竜族に生贄として捧げられたはずが、何故か花嫁として溺愛されています!?  ――――青き竜は、不遇な令嬢をひたすら甘やかしたい
「あのな、シェイラ。そういうことは、本当に好きな相手とするものだ。初めてなら特に」

「そんな人、いないです」

「いつか誰かを好きになるかもしれない。その時まで自分の身体は大切にすべきだ」

 諭すような口調で言われて、シェイラの唇はますます尖っていく。



「好きな人なんて……考えたこともない」

 本で読んだように、誰かを愛することはあるのだろうか。誰かに愛されることはあるのだろうか。

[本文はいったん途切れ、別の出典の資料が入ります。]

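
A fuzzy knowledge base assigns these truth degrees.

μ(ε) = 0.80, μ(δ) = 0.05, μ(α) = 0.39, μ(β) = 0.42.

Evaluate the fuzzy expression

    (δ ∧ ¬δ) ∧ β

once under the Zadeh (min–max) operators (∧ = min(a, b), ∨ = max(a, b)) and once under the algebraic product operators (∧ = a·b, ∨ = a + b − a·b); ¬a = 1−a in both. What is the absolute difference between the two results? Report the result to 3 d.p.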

 ぽつりとつぶやいて考え込んだシェイラの頭を、イーヴがぽんぽんと撫でる。

「子供はもう、寝る時間だ」

「だから、子供じゃないですってば」

 むうっと頬をふくらませて言うと、呆れたようなイーヴのため息が重なった。

「シェイラはいくつだ」

「二十に、なったところです」

 成人してるでしょうと胸を張ってみせると、イーヴが少し身を乗り出した。

「じゃあ、俺はいくつに見える?」

 問われて、シェイラは首をかしげつつイーヴの顔を見る。微かに顰められた眉に冷たく釣り上がった瞳。精悍な印象を与える彼は、二十代後半から三十代前半といったところだろうか。

 思ったままにそれを告げると、イーヴは小さく笑った。そして頭をぽんと撫でられて、揶揄うように金の目が細められる。